Swap in the Summer Olympics for the World Cup, and 2016 and 2024 (though not the pandemic-shrouded 2021 games) end up ahead of this year. That’s to be expected, as the Olympics almost always bring a ratings bonanza. But the men’s World Cup being in North America for the first time since 1994 has given a gigantic boost to the usual U.S. ratings for the event.

Several other factors have led to the big audiences, not least of which being that live sports are one of the few growth areas in linear TV. Changes in the way Nielsen measures ratings (including integrating out of home viewing and big data) that tend to give live sports a bump have helped too. But that’s not the whole story.

In the NBA, the finals matched a team from the country’s biggest market in the Knicks) with the San Antonio Spurs, who feature one of the biggest — literally and figuratively — stars in the league in Victor Wembanyama. Three of the five games brought in more than 20 million viewers, capped by 24.5 million for the fifth and final game on June 13. That hasn’t happened since 2016. As a result, the NBA got its most watched finals since 1998, which was Jordan’s last title with the Chicago Bulls, and ABC had its biggest finals audience in the 24 years it’s had broadcast rights.

The NHL didn’t the biggest names in its final, though both the Hurricanes and Vegas Golden Knights have been consistently strong over the past decade. But hockey is riding a pop culture-fueled wave as TV adaptations of novels Heated Rivalry and Off Campus, plus the burgeoning popularity of hockey romance books, have brought some new eyeballs to the league. An entertaining and highly rated Olympics hockey tournament in February probably helped keep attention on the sport too.

As for the World Cup, having the tournament in North America (the majority of games are in the U.S., with others in Mexico and Canada) is obviously great for TV schedules: The group stage so far has featured matches starting in the early afternoon on the East Coast and running into late night (or West Coast primetime), a great setup for broadcasters Fox and Telemundo (see record ratings for the opening matches for Mexico and the U.S. last week). Combining the English- and Spanish-language broadcasts, several games have topped 10 million viewers already, and both Fox and Telemundo are running way ahead of past World Cups. Fox has more than doubled the audience for the 2022 World Cup at the same point, and Telemundo and Peacock (which streams every Spanish-language telecast) is drawing three times as many viewers as in 2022.

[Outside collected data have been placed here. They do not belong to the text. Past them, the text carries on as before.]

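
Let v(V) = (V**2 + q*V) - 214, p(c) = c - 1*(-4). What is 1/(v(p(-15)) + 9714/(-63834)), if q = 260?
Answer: -10639/31418586 ≈ -0.00033862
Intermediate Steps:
p(c) = 4 + c (p(c) = c + 4 = 4 + c)
v(V) = -214 + V**2 + 260*V (v(V) = (V**2 + 260*V) - 214 = -214 + V**2 + 260*V)
1/(v(p(-15)) + 9714/(-63834)) = 1/((-214 + (4 - 15)**2 + 260*(4 - 15)) + 9714/(-63834)) = 1/((-214 + (-11)**2 + 260*(-11)) + 9714*(-1/63834)) = 1/((-214 + 121 - 2860) - 1619/10639) = 1/(-2953 - 1619/10639) = 1/(-31418586/10639) = -10639/31418586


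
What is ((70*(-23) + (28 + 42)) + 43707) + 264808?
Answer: 306975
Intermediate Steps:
((70*(-23) + (28 + 42)) + 43707) + 264808 = ((-1610 + 70) + 43707) + 264808 = (-1540 + 43707) + 264808 = 42167 + 264808 = 306975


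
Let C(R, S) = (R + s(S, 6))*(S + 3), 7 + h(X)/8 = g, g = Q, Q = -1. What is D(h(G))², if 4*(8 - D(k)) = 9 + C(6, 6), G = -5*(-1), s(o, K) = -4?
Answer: 25/16 ≈ 1.5625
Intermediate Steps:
g = -1
G = 5
h(X) = -64 (h(X) = -56 + 8*(-1) = -56 - 8 = -64)
C(R, S) = (-4 + R)*(3 + S) (C(R, S) = (R - 4)*(S + 3) = (-4 + R)*(3 + S))
D(k) = 5/4 (D(k) = 8 - (9 + (-12 - 4*6 + 3*6 + 6*6))/4 = 8 - (9 + (-12 - 24 + 18 + 36))/4 = 8 - (9 + 18)/4 = 8 - ¼*27 = 8 - 27/4 = 5/4)
D(h(G))² = (5/4)² = 25/16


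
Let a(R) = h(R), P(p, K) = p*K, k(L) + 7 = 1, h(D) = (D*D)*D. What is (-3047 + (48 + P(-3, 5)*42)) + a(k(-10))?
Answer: -3845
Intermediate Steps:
h(D) = D³ (h(D) = D²*D = D³)
k(L) = -6 (k(L) = -7 + 1 = -6)
P(p, K) = K*p
a(R) = R³
(-3047 + (48 + P(-3, 5)*42)) + a(k(-10)) = (-3047 + (48 + (5*(-3))*42)) + (-6)³ = (-3047 + (48 - 15*42)) - 216 = (-3047 + (48 - 630)) - 216 = (-3047 - 582) - 216 = -3629 - 216 = -3845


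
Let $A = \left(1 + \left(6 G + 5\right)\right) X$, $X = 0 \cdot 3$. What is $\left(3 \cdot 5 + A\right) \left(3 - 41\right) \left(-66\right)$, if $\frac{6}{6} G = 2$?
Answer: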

Soccer may achieve the huge footprint that American football, baseball and basketball have in the United States. But the sport has also firmly established itself domestically — in addition to the homegrown MLS and NWSL, the best European leagues are widely available to U.S. viewers too, and the World Cup is, at least in TV-viewing terms, akin to a single-sport Olympics. Not a ton of people watch gymnastics or swimming year in and year out, but they gather in droves every four years to watch the best in the world get crowned.